Next generation sequencing (NGS) technology platforms have accelerated access to completed
genome assemblies. Recently, collaborators at Tygerberg Medical School outsourced the sequencing
of Mycobacterium orygis, a member of the Mycobacterium tuberculosis complex (MTC), to the
company Co-factor who used SOLiD (Support Oligonucleotide Ligation Detection) sequencing
technology. A total of 31,271,059 million short reads were generated and required filtering,
assembly and annotation using bioinformatics algorithms. In this project, an NGS assembly pipeline
was implemented tailored specifically for SOLiD sequence data. The raw reads were aligned using
NovoalignCS algorithm to seven fully sequenced and annotated MTC members, namely,
Mycobacterium tuberculosis H37Rv, H37Ra, CDC1551, F11, KZN 1435, Mycobacterium bovis
AF2122/97 and Mycobacterium bovis BCG str. Pasteur 1173P2. Depth and breath of sequence
coverage across each base of the reference genome was calculated using BEDTools, a suite of
utilities for comparing genomic features. Structural variation at the nucleotide level including
deletions, insertions and single nucleotide polymorphisms (SNPs) were called using three tools,
GATK, SAMtools and Nesoni. These variations were further filtered using in-house PERL scripts.

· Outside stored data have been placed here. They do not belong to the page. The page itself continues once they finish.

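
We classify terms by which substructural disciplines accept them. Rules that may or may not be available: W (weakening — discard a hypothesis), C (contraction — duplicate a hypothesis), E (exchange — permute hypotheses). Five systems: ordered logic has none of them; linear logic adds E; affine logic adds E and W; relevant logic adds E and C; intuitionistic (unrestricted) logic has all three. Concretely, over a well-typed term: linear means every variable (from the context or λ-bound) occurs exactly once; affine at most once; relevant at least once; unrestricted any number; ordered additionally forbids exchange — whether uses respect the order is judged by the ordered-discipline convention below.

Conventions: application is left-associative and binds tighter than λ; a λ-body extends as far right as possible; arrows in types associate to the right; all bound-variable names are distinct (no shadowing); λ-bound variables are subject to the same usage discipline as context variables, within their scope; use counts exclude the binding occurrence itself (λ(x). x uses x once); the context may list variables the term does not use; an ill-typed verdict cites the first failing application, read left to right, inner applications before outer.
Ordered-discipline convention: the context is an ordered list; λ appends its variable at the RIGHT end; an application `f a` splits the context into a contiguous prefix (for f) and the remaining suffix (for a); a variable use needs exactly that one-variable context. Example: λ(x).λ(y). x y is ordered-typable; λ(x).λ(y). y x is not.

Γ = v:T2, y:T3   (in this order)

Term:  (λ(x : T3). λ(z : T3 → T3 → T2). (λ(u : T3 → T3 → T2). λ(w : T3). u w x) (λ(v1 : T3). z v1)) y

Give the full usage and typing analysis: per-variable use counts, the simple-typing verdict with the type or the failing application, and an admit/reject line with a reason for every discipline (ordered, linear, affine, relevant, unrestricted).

variable uses: v ×0; y ×1; x (bound) ×1; z (bound) ×1; u (bound) ×1; w (bound) ×1; v1 (bound) ×1
use order (left to right): u, w, x, z, v1, y
typing: well-typed at (T3 → T3 → T2) → T3 → T2
ordered: ✗ — v left unused
linear: ✗ — v left unused
affine: ✓ — at most one use each (v, y, x, z, u, w, v1)
relevant: ✗ — v left unused
unrestricted: ✓ — typability at (T3 → T3 → T2) → T3 → T2 is all that's needed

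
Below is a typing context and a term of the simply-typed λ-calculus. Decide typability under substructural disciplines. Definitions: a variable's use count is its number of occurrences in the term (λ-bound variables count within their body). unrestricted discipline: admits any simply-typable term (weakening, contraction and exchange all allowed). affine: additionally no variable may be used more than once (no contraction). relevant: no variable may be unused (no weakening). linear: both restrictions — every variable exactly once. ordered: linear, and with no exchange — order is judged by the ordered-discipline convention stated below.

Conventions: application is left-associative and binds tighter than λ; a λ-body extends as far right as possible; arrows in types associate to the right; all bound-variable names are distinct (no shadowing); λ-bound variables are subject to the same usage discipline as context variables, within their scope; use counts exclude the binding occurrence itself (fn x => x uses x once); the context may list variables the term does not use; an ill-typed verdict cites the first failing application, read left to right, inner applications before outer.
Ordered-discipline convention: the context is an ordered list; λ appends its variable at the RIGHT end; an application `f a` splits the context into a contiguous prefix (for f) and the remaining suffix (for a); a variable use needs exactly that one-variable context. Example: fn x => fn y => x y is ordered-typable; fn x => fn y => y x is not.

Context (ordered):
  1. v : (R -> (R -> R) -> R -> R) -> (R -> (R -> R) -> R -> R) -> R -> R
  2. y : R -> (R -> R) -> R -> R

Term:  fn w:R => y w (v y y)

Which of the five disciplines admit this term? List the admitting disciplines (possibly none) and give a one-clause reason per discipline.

admitted by: relevant, unrestricted
use counts: v: 1; y: 3; w [bound]: 1
left-to-right use order: y, w, v, y, y
typing: the term checks, with type R -> R -> R
ordered: ✗ — repeated use of y ×3
linear: ✗ — repeated use of y ×3
affine: ✗ — repeated use of y ×3
relevant: ✓ — none of v, y, w goes unused
unrestricted: ✓ — type-checks (R -> R -> R) and nothing is barred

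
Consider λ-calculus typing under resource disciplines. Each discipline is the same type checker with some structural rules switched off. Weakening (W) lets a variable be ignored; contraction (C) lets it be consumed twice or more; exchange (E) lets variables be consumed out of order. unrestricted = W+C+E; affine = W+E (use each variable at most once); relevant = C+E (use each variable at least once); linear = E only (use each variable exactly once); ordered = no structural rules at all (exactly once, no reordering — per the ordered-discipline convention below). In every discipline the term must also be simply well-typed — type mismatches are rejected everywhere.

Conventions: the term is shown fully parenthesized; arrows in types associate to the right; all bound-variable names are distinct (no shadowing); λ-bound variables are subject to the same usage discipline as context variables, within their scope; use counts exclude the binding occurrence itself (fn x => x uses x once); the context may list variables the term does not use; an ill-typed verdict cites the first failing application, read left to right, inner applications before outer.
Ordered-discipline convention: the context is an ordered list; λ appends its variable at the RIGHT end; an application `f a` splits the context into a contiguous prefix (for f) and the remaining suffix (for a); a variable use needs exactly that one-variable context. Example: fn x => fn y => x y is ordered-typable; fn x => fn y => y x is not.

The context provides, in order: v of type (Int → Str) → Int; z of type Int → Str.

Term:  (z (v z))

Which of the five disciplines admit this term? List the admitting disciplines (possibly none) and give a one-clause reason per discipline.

admitted by: relevant, unrestricted
variable uses: v ×1; z ×2
uses in reading order: z, v, z
typing: well-typed at Str
ordered: ✗, needs contraction — z ×2
linear: ✗, needs contraction — z ×2
affine: ✗, needs contraction — z ×2
relevant: ✓, none of v, z goes unused
unrestricted: ✓, well-typed at Str; no restrictions here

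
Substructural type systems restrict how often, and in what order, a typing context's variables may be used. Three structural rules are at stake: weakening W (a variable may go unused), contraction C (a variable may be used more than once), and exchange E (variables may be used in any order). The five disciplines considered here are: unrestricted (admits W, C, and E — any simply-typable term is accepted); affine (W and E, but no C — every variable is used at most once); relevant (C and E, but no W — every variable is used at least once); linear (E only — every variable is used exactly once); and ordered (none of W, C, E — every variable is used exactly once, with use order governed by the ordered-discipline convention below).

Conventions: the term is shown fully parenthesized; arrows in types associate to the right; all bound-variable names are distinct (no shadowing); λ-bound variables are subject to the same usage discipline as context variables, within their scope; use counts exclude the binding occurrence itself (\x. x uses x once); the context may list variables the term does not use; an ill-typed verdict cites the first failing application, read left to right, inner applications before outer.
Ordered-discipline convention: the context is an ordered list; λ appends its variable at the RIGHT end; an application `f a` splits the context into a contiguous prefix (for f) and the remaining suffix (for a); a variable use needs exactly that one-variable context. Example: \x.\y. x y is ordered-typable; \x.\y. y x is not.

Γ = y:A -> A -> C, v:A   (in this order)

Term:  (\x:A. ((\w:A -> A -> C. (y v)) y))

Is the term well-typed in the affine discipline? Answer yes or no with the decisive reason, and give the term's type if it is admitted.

no — y ×2 used more than once (contraction)
variable uses: y=2, v=1, x [bound]=0, w [bound]=0
uses in reading order: y, v, y
typing: ✓ — A -> A -> C
across the five disciplines: ordered ✗ | linear ✗ | affine ✗ | relevant ✗ | unrestricted ✓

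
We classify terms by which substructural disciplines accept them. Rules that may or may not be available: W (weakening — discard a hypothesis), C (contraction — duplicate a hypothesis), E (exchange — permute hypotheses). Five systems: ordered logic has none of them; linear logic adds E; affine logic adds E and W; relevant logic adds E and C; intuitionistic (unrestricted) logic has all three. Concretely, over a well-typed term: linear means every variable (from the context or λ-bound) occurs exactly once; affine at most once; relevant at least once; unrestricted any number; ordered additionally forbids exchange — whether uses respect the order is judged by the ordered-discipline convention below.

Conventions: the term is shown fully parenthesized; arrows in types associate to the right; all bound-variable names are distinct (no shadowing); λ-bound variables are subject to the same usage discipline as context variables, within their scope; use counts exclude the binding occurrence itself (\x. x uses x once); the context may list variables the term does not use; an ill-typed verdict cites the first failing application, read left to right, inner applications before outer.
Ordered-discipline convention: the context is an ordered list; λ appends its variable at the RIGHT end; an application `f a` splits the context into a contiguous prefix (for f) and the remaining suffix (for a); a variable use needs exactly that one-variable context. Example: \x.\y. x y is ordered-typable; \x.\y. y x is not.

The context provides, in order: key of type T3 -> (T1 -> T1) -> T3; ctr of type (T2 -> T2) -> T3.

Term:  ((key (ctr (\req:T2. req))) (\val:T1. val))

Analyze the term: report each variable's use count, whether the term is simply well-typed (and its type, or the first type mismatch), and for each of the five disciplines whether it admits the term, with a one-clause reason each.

use counts: key: 1; ctr: 1; req (λ-bound): 1; val (λ-bound): 1
order of uses: key, ctr, req, val
typing: ✓ — T3
ordered: ✓, key, ctr, req, val: once each, no exchange needed
linear: ✓, each of key, ctr, req, val used exactly once
affine: ✓, key, ctr, req, val: no repeats, contraction unneeded
relevant: ✓, key, ctr, req, val: all used, weakening unneeded
unrestricted: ✓, well-typed at T3; no restrictions here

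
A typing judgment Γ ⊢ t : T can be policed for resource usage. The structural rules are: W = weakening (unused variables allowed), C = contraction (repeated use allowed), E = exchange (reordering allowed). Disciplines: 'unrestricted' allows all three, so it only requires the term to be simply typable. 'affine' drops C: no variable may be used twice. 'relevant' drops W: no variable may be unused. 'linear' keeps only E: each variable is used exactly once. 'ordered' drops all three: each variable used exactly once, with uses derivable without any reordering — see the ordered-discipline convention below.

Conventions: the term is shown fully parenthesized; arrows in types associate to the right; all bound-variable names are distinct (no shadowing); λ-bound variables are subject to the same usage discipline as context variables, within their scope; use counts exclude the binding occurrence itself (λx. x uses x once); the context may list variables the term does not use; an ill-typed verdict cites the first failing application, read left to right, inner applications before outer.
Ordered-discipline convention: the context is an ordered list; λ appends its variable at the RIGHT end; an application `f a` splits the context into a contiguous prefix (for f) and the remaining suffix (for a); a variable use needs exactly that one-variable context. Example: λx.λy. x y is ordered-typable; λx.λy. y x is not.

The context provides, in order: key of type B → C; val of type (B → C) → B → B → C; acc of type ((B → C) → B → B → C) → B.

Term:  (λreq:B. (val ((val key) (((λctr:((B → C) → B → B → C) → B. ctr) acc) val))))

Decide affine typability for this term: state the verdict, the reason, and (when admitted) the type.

no — val ×3 used more than once (contraction)
counts: key: 1×, val: 3×, acc: 1×, req [bound]: 0×, ctr [bound]: 1×
left-to-right use order: val, val, key, ctr, acc, val
typing: well-typed — term : B → B → B → C
all disciplines: ordered ✗, linear ✗, affine ✗, relevant ✗, unrestricted ✓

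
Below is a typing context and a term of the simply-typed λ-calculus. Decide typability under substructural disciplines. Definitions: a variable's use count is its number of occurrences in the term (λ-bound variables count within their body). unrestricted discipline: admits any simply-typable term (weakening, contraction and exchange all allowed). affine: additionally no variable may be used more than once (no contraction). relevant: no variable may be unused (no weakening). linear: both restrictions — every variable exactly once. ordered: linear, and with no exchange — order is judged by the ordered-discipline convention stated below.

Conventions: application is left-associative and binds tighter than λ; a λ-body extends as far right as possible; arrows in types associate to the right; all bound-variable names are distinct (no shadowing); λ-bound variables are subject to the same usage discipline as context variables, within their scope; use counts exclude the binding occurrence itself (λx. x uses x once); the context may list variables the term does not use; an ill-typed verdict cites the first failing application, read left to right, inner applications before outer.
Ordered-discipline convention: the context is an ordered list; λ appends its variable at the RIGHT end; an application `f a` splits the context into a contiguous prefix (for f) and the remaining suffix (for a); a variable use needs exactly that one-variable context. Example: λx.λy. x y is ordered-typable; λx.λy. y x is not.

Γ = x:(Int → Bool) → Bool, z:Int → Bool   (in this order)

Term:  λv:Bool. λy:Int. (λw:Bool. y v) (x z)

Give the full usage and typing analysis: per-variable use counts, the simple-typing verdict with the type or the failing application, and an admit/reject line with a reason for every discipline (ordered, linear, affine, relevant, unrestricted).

use counts: x ×1, z ×1, v (bound) ×1, y (bound) ×1, w (bound) ×0
order of uses: y, v, x, z
typing: ill-typed: non-arrow in function slot: Int
ordered: ✗ — fails simple typing
linear: ✗ — a type mismatch blocks all five
affine: ✗ — the type mismatch rejects it
relevant: ✗ — not simply typable
unrestricted: ✗ — fails simple typing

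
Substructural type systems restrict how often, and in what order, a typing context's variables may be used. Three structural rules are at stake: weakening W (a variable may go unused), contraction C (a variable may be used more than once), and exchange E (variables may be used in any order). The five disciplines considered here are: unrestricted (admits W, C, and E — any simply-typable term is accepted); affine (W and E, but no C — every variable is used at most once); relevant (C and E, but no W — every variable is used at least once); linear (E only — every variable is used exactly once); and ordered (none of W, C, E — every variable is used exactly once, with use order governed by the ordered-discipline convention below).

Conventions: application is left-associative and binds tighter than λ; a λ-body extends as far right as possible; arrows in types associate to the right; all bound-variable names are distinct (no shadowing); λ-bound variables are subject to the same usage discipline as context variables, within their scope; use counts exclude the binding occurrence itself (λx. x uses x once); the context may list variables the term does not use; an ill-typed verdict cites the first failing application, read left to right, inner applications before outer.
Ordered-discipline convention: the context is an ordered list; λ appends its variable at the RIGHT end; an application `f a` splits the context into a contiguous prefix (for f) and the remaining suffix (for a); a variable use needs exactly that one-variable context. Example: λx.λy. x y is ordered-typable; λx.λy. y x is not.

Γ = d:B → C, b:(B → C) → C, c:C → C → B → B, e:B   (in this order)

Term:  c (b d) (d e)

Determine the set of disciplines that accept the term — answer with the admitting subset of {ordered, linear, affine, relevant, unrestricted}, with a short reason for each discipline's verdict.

accepted by: relevant, unrestricted
usage: d=2, b=1, c=1, e=1
order of uses: c, b, d, d, e
typing: the term checks, with type B → B
ordered ✗ (uses contraction: d ×2)
linear ✗ (uses contraction: d ×2)
affine ✗ (uses contraction: d ×2)
relevant ✓ (every one of d, b, c, e appears)
unrestricted ✓ (typability at B → B is all that's needed)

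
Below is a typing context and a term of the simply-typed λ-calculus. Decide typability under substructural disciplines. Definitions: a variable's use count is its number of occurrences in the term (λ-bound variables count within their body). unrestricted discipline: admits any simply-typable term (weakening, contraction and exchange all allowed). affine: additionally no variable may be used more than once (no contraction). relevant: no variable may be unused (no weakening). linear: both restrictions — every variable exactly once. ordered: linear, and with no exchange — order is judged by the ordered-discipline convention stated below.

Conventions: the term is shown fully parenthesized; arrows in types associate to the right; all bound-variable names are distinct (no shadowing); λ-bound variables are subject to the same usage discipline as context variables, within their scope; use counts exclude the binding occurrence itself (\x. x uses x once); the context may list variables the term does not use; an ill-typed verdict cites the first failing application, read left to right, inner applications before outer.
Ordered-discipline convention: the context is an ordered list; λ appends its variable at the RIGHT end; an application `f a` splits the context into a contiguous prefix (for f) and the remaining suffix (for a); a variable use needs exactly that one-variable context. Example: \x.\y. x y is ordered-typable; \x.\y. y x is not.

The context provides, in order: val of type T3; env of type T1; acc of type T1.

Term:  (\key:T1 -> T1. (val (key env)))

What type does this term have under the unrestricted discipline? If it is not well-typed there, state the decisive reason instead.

not well-typed under unrestricted — fails simple typing
use counts: val: 1×; env: 1×; acc: 0×; key [bound]: 1×
order of uses: val, key, env
typing: ill-typed: applying a non-function (T3)
per-discipline verdicts: ordered ✗; linear ✗; affine ✗; relevant ✗; unrestricted ✗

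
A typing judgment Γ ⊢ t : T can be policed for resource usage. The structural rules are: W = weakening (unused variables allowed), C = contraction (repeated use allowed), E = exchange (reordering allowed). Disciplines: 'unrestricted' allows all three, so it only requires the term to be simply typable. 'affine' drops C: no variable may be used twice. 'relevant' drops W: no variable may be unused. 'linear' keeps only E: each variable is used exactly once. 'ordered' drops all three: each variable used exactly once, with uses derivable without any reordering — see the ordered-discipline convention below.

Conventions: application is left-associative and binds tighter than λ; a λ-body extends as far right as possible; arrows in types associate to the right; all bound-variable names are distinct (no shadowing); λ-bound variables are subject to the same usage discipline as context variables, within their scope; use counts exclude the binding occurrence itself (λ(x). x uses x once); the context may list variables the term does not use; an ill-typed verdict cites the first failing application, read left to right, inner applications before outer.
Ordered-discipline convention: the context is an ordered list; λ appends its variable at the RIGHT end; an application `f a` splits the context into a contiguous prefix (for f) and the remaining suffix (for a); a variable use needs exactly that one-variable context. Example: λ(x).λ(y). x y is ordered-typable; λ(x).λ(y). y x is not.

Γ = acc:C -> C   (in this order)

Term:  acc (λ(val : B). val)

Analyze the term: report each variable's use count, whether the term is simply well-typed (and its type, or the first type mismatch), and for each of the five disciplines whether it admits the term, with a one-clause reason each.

counts: acc ×1; val [bound] ×1
left-to-right use order: acc, val
typing: ill-typed: an application expects C but receives B -> B
ordered: ✗, fails simple typing
linear: ✗, a type mismatch blocks all five
affine: ✗, the type mismatch rejects it
relevant: ✗, not simply typable
unrestricted: ✗, fails simple typing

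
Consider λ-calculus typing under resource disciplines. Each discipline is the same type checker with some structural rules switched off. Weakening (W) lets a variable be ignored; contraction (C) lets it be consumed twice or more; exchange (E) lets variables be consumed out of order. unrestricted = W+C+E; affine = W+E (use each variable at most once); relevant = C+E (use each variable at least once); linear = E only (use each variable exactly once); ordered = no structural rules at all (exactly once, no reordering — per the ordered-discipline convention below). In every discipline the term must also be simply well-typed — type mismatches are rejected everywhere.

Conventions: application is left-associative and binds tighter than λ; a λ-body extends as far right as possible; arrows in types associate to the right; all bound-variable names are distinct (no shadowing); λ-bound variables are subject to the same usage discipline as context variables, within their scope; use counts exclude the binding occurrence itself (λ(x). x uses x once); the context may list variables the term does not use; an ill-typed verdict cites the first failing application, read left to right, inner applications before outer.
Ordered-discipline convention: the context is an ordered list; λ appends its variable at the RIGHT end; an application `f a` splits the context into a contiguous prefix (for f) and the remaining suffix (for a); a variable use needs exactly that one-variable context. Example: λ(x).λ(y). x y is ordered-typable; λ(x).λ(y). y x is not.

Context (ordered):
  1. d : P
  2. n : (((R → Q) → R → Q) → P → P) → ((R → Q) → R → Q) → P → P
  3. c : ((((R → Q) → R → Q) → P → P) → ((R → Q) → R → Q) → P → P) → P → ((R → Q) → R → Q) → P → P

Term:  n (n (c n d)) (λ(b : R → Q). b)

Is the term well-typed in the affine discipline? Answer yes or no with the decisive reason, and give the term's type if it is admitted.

no — needs contraction — n ×3
use counts: d: 1, n: 3, c: 1, b (λ-bound): 1
order of uses: n, n, c, n, d, b
typing: well-typed at P → P
per-discipline verdicts: ordered ✗, linear ✗, affine ✗, relevant ✓, unrestricted ✓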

Putative functional roles for the alterations at the DNA level were extrapolated from the overlap
with essential genes present in annotated MTC members.
Approximately 20,730,631 short reads (59.78%) out of a total of 31,271,059 raw reads aligned to
the seven reference genomes. The per base sequence coverage calculations revealed an average of
1,243 unaligned regions. These unaligned regions overlapped with mycobacterial regions of
difference (RD) and genetic phage elements acquired by the MTC through horizontal gene transfer
and are genes prevalent in the clinical isolates of Mycobacterium tuberculosis. A total of 2,680
genetic variations were identified and were categorised into 845 synonymous and 1,724 non-
synonymous SNPs together with 44 insertions and 67 deletions. Some of the variant alleles
overlapped genes known to be involved in TB drug resistance. While the biological significance of
our findings remain to be elucidated, it nonetheless deserves further attention, because SNPs have
the potential to impact on strain phenotype by gene disruption. Therefore, any hypotheses generated
from these large-scale analyses will be tested by our collaborators at Tygerberg medical school.